Module 03: Production Operations and Policy Boundaries¶

Page Maps¶

graph LR
  family["Reproducible Research"]
  program["Deep Dive Snakemake"]
  section["Production Operations Policy Boundaries"]
  page["Module 03: Production Operations and Policy Boundaries"]
  capstone["Capstone evidence"]

  family --> program --> section --> page
  page -.applies in.-> capstone

flowchart LR
  orient["Orient on the page map"] --> read["Read the main claim and examples"]
  read --> inspect["Inspect the related code, proof, or capstone surface"]
  inspect --> verify["Run or review the verification path"]
  verify --> apply["Apply the idea back to the module and capstone"]

Modules 01 and 02 teach workflow truth and disciplined dynamic behavior. Module 03 asks the next practical question:

how do you run that workflow under real pressure without letting operational convenience change its meaning?

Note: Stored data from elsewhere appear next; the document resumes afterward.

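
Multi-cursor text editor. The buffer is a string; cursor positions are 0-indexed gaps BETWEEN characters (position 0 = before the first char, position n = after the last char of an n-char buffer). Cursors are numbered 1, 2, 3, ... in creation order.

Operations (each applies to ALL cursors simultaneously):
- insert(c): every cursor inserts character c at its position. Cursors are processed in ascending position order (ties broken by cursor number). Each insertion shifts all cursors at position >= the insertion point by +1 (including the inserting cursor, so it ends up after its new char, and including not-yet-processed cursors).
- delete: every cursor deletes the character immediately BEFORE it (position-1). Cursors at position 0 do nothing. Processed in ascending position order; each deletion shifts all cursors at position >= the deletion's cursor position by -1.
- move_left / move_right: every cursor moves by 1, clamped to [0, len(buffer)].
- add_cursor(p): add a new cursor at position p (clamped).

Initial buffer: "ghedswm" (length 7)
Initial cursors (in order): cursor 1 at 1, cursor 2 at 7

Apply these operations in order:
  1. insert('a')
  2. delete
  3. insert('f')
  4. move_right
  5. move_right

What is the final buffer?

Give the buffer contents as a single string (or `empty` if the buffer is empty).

After op 1 (insert('a')): buffer="gahedswma" (len 9), cursors c1@2 c2@9, authorship .1......2
After op 2 (delete): buffer="ghedswm" (len 7), cursors c1@1 c2@7, authorship .......
After op 3 (insert('f')): buffer="gfhedswmf" (len 9), cursors c1@2 c2@9, authorship .1......2
After op 4 (move_right): buffer="gfhedswmf" (len 9), cursors c1@3 c2@9, authorship .1......2
After op 5 (move_right): buffer="gfhedswmf" (len 9), cursors c1@4 c2@9, authorship .1......2

Answer: gfhedswmf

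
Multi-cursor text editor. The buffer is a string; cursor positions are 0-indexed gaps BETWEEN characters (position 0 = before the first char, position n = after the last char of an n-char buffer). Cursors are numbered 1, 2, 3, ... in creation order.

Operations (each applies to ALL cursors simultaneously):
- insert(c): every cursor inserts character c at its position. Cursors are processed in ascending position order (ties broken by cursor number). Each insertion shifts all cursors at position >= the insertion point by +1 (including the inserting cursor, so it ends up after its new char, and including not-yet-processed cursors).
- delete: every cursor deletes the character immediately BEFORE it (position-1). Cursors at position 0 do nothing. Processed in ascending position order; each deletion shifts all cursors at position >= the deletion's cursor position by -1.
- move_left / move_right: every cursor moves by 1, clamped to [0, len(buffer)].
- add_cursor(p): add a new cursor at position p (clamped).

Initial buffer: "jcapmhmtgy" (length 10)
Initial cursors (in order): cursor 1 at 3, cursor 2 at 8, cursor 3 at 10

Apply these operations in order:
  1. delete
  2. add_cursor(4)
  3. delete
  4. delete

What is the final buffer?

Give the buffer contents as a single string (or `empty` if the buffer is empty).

After op 1 (delete): buffer="jcpmhmg" (len 7), cursors c1@2 c2@6 c3@7, authorship .......
After op 2 (add_cursor(4)): buffer="jcpmhmg" (len 7), cursors c1@2 c4@4 c2@6 c3@7, authorship .......
After op 3 (delete): buffer="jph" (len 3), cursors c1@1 c4@2 c2@3 c3@3, authorship ...
After op 4 (delete): buffer="" (len 0), cursors c1@0 c2@0 c3@0 c4@0, authorship 

Answer: empty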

This module is about making production operation explicit. Profiles, retries, staging, logs, and confirmation routes are useful only when they stay on the policy side of the line instead of leaking into workflow semantics.

What this module is for¶

By the end of Module 03, you should be able to explain five things in plain language:

what belongs in a profile and what belongs in workflow meaning
which failures may be retried and which should stop the run immediately
how incomplete outputs, logs, and failure evidence keep recovery honest
how staging and shared-filesystem assumptions affect operation without rewriting semantics
what proof route shows that a production workflow still deserves trust

Study route¶

flowchart TD
  start["Overview"] --> core1["Profiles, Defaults, and Workflow Meaning"]
  core1 --> core2["Failure Policy, Retries, and Incomplete Outputs"]
  core2 --> core3["Staging, Shared Filesystems, and Data Locality"]
  core3 --> core4["Proof Routes, Selftests, and Clean-Room Confirmation"]
  core4 --> core5["Operational Governance and Policy Review"]
  core5 --> example["Worked Example: Hardening a Workflow for Production Use"]
  example --> practice["Exercises"]
  practice --> answers["Exercise Answers"]
  answers --> glossary["Glossary"]

Read the module in that order the first time. When you return later, jump straight to the page that matches the operational pressure in front of you.

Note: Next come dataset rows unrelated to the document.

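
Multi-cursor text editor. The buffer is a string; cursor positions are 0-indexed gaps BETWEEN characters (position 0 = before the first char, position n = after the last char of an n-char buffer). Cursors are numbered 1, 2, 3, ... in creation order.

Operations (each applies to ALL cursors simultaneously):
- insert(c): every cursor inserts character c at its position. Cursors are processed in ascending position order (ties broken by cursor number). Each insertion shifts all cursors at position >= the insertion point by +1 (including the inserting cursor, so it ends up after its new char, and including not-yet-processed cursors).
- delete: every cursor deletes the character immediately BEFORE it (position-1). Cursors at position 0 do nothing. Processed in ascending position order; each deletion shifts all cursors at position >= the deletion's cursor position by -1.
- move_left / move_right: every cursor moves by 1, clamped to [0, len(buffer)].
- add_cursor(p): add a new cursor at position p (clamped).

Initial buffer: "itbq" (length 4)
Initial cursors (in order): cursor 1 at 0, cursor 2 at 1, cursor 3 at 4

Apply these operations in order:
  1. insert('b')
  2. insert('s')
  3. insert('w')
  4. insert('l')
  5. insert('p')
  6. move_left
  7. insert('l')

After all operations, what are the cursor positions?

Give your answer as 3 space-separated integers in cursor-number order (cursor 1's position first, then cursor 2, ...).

After op 1 (insert('b')): buffer="bibtbqb" (len 7), cursors c1@1 c2@3 c3@7, authorship 1.2...3
After op 2 (insert('s')): buffer="bsibstbqbs" (len 10), cursors c1@2 c2@5 c3@10, authorship 11.22...33
After op 3 (insert('w')): buffer="bswibswtbqbsw" (len 13), cursors c1@3 c2@7 c3@13, authorship 111.222...333
After op 4 (insert('l')): buffer="bswlibswltbqbswl" (len 16), cursors c1@4 c2@9 c3@16, authorship 1111.2222...3333
After op 5 (insert('p')): buffer="bswlpibswlptbqbswlp" (len 19), cursors c1@5 c2@11 c3@19, authorship 11111.22222...33333
After op 6 (move_left): buffer="bswlpibswlptbqbswlp" (len 19), cursors c1@4 c2@10 c3@18, authorship 11111.22222...33333
After op 7 (insert('l')): buffer="bswllpibswllptbqbswllp" (len 22), cursors c1@5 c2@12 c3@21, authorship 111111.222222...333333

Answer: 5 12 21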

The ten files in this module¶

How to use the file set¶

If you need to...	Start here
separate profile settings from workflow meaning	Profiles, Defaults, and Workflow Meaning
decide when to retry, rerun, or fail fast	Failure Policy, Retries, and Incomplete Outputs
reason about latency, scratch space, and shared-storage assumptions	Staging, Shared Filesystems, and Data Locality
choose the smallest honest production proof route	Proof Routes, Selftests, and Clean-Room Confirmation
review policy drift and operational ownership over time	Operational Governance and Policy Review
see the whole module as one repaired production workflow	Worked Example: Hardening a Workflow for Production Use
test your own understanding	Exercises
compare your reasoning against a reference answer	Exercise Answers
stabilize the module vocabulary	Glossary

The running question¶

Carry this question through every page:

if the execution context changes tomorrow, what exact boundary proves the workflow meaning did not?

Good Module 03 answers usually mention one or more of these:

a profile setting that is clearly operational
a failure policy that keeps poison outputs from being trusted
a staging or latency assumption that is declared instead of implied
a selftest or confirmation route that compares runs honestly
a governance rule that keeps policy drift reviewable

The running example¶

This module keeps returning to one practical workflow shape:

the workflow can run locally or in CI through different profiles
partial failures leave logs and rerunnable evidence instead of ambiguous state
a clean-room route proves the repository from the outside
a policy review can explain which settings changed execution context and which would have changed workflow meaning

That is the smallest production story worth teaching.

Commands to keep close¶

These commands form the evidence loop for Module 03:

snakemake --profile profiles/local -n
snakemake --profile profiles/ci -n
snakemake --lint
make profile-audit
make confirm

They answer different questions:

what the workflow plans under one local policy surface
what changes under a second policy surface
whether the workflow already shows contract problems
how the repository packages profile differences for review
whether the strongest built-in confirmation path still passes

Learning outcomes¶

By the end of this module, you should be able to:

keep profile policy separate from workflow semantics
design retry and incomplete-output handling without hiding real failures
explain how staging and filesystem latency affect operational trust
choose a proportionate proof route for workflow operation
review policy changes as durable repository decisions instead of one-off shell habits

Exit standard¶

Do not move on until all of these are true:

you can explain one profile change that is safe and one that would be semantic drift
you can describe one failure that should be retried and one that should fail fast
you can say where a partial output becomes safe to trust or must be rerun
you can name one proof route stronger than dry-run and one reason it matters
you can explain how another maintainer should review a policy change later

When those become ordinary, Module 03 has done its job.